The magnetic compass, yay or nay?
At right is a aft-looking view of the Eastbay helm I visited last week. You can see some serious wood work that puts the steering compass right where you’d want it. The problem is that this compass performs poorly; apparently its deviation error varies with the status of various electronics and is therefore not correctable. I hear this story all the time. And the second part of the story is like most: the owner doesn’t much care, as he’s content with the COG and heading readings he gets from his GPS and the electronic compass in his autopilot. In fact, of the 4 new J-100s launched in my harbor this summer (there’s a sailboat model on fire!), only one has a magnetic compass (but all have 12” multifunction displays!). That really surprised me as sailors tend to be the most compass obsessed of boaters. What’s going on? Is the traditional compass going the way of the paper chart? Is there one on your boat? Is it adjusted properly? Do you use it? I’d appreciate your thoughts.

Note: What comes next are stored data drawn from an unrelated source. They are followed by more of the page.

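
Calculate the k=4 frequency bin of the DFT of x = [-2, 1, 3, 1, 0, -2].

X[4] = Σ(n=0 to 5) x[n] · ω_6^(4n) where ω_6 = e^(-2πi/6)
= (-2)·ω_6^0 + (1)·ω_6^4 + (3)·ω_6^8 + (1)·ω_6^12 + (0)·ω_6^16 + (-2)·ω_6^20

X[4] = -2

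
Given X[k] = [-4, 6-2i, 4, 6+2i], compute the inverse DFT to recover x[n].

x[n] = (1/4) Σ(k=0 to 3) X[k] · e^(2πikn/4)

Computing each x[n]:
x[0] = 3
x[1] = -1
x[2] = -3
x[3] = -3

x = [3, -1, -3, -3]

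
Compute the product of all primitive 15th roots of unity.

The primitive 15th roots of unity are ω_15^k for k coprime to 15: k ∈ {1, 2, 4, 7, 8, 11, 13, 14}
Their product equals the constant term of the cyclotomic polynomial Φ_15(x) up to sign.
For n ≥ 3, the product of all primitive nth roots of unity is 1. (For n=1 it is 1; for n=2 it is -1.)

1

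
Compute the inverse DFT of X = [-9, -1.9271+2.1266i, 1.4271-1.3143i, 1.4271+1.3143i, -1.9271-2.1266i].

x[n] = (1/5) Σ(k=0 to 4) X[k] · e^(2πikn/5)

Computing each x[n]:
x[0] = -2
x[1] = -3
x[2] = -2
x[3] = 0
x[4] = -2

x = [-2, -3, -2, 0, -2]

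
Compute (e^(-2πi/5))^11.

Since ω_5^5 = 1, powers reduce modulo 5.
11 mod 5 = 1
So ω_5^11 = ω_5^1 = e^(-2πi·1/5)

ω_5^11 = ω_5^1 = 0.3090-0.9511i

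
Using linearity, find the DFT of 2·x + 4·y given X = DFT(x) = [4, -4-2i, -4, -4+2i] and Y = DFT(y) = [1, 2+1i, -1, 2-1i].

By linearity: DFT(2x + 4y) = 2·DFT(x) + 4·DFT(y)
= 2·[4, -4-2i, -4, -4+2i] + 4·[1, 2+1i, -1, 2-1i]

Computing element-wise:
Z[0] = 2·(4) + 4·(1) = 12
Z[1] = 2·(-4-2i) + 4·(2+1i) = 0
Z[2] = 2·(-4) + 4·(-1) = -12
Z[3] = 2·(-4+2i) + 4·(2-1i) = 0

DFT(2x + 4y) = 2·X + 4·Y = [12, 0, -12, 0]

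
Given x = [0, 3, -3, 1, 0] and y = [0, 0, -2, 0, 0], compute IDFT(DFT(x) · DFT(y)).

(x ⊛ y)[n] = Σ(m=0 to 4) x[m] · y[(n-m) mod 5]

Computing each output sample:
(x ⊛ y)[0] = -2
(x ⊛ y)[1] = 0
(x ⊛ y)[2] = 0
(x ⊛ y)[3] = -6
(x ⊛ y)[4] = 6

x ⊛ y = [-2, 0, 0, -6, 6]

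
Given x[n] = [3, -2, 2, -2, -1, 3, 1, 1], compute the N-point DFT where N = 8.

X[k] = Σ(n=0 to 7) x[n] · ω_8^(nk)
where ω_8 = e^(-2πi/8)

Computing each X[k]:
X[0] = 5
X[1] = 2.5858+4.6569i
X[2] = -1-2i
X[3] = 5.4142+6.6569i
X[4] = 5
X[5] = 5.4142-6.6569i
X[6] = -1+2i
X[7] = 2.5858-4.6569i

X = [5, 2.5858+4.6569i, -1-2i, 5.4142+6.6569i, 5, 5.4142-6.6569i, -1+2i, 2.5858-4.6569i]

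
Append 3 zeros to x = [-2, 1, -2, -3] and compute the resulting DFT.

Original 4-point DFT: [-6, -4i, -2, 4i]
Zero-padded 7-point DFT provides frequency interpolation.

DFT_7([x, 0, ...]) = [-6, 1.7714+2.4697i, -2.2911-4.1882i, -3.4804+0.9272i, -3.4804-0.9272i, -2.2911+4.1882i, 1.7714-2.4697i]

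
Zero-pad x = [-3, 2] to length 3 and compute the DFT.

Original 2-point DFT: [-1, -5]
Zero-padded 3-point DFT provides frequency interpolation.

DFT_3([x, 0, ...]) = [-1, -4.0000-1.7321i, -4.0000+1.7321i]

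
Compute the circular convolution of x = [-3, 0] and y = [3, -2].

(x ⊛ y)[n] = Σ(m=0 to 1) x[m] · y[(n-m) mod 2]

Computing each output sample:
(x ⊛ y)[0] = -9
(x ⊛ y)[1] = 6

x ⊛ y = [-9, 6]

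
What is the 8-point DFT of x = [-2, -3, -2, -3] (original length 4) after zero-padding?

Original 4-point DFT: [-10, 0, 2, 0]
Zero-padded 8-point DFT provides frequency interpolation.

DFT_8([x, 0, ...]) = [-10, -2.0000+6.2426i, 0, -2.0000+2.2426i, 2, -2.0000-2.2426i, 0, -2.0000-6.2426i]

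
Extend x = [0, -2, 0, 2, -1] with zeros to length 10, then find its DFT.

Original 5-point DFT: [-1, -2.5451+2.1266i, 3.0451-1.3143i, 3.0451+1.3143i, -2.5451-2.1266i]
Zero-padded 10-point DFT provides frequency interpolation.

DFT_10([x, 0, ...]) = [-1, -1.4271-0.1388i, -2.5451+2.1266i, 1.9271+4.0287i, 3.0451-1.3143i, -1, 3.0451+1.3143i, 1.9271-4.0287i, -2.5451-2.1266i, -1.4271+0.1388i]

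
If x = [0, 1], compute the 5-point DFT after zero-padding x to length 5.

Original 2-point DFT: [1, -1]
Zero-padded 5-point DFT provides frequency interpolation.

DFT_5([x, 0, ...]) = [1, 0.3090-0.9511i, -0.8090-0.5878i, -0.8090+0.5878i, 0.3090+0.9511i]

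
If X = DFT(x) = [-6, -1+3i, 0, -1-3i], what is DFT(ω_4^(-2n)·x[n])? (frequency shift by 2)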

It happened that a very experienced compass adjuster I know stopped by yesterday. He told me that the compass above is a poor quality Danforth, and that a similarly sized Ritchie SS-2000 would likely do a better job. I’m hoping to tag along with Jeff on an adjustment job, and learn more about how to make a magnetic compass work well around a modern helm full of electro-magnetic forces.
By the way, the odd little frame next to the compass above is a serial port so that routes and waypoints can be uploaded into the Northstar 6000i’s via NMEA 0183.